Refreshments & Where to Stay

Nearby Kendal has everything required and the two national parks in the area have a wealth of great accommodation choices.


A long and remote route amidst the hills. Weather can be wild here, so be prepared. The climbs are long and steep, but the views are amazing.


  1. Set off from Oxenholme station on the B6254 signed towards Old Hutton. After a very short distance turn off left into Hayclose Lane prior to the Station Inn.
  2. At the junction with the famous A684 Dales road, turn right towards Sedbergh and continue on the A684 until you cross the M6 motorway. Once over the motorway bridge, turn off right into the narrow lane towards Killington. This beautiful narrow lane takes you on a true country cycling journey, with amazing scenery. However, take care along the winding lane for oncoming traffic; for whilst this is minimal, the narrowness of the road enquires attention.
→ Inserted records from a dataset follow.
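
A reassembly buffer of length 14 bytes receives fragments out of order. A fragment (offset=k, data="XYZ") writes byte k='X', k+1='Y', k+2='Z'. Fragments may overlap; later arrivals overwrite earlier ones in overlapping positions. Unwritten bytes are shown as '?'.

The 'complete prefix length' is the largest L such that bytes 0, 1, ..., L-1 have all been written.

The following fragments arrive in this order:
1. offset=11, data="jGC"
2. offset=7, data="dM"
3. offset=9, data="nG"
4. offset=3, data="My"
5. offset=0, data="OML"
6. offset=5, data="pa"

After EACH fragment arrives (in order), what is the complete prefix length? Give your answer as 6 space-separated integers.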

  3. After 2 km, turn sharply left to Killington village and ride through towards the B6256 road, climbing most of the way, with meadows and hedgerows beside you. Join the B6256 and turn left and continue towards the A684 and the famous Howgills literary town of Sedbergh.
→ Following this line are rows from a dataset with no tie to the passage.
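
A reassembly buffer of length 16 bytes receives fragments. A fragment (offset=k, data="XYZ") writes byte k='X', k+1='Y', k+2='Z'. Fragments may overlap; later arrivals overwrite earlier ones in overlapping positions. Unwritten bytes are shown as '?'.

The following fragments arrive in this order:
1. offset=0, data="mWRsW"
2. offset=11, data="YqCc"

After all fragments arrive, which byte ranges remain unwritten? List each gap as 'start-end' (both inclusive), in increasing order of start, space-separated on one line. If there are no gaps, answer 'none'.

Answer: 5-10 15-15

Derivation:
Fragment 1: offset=0 len=5
Fragment 2: offset=11 len=4
Gaps: 5-10 15-15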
  4. After a brief stop in Sedbergh for any refreshments, the A684 is swapped for the A683 towards Kirkby Stephen. The climbing continues as you cross remote and exposed countryside and climb towards Kirkby Stephen.
  5. At the junction with the A685 turn left towards Newbiggin on Lune and ride into the village itself once reached. Then cycle along the minor country road that runs parallel with the A685, through Kelleth, eventually crossing over the A685 and onto Tebay. Now cycle along the old A6 road that follows alongside the route of the M6 south. Turn off to Kendal and enjoy the descent after some tough climbs.
  6. Kendal has ample places to choose from for food and drinks, before you ride the short distance back to Oxenholme, or simply take a train from Kendal itself.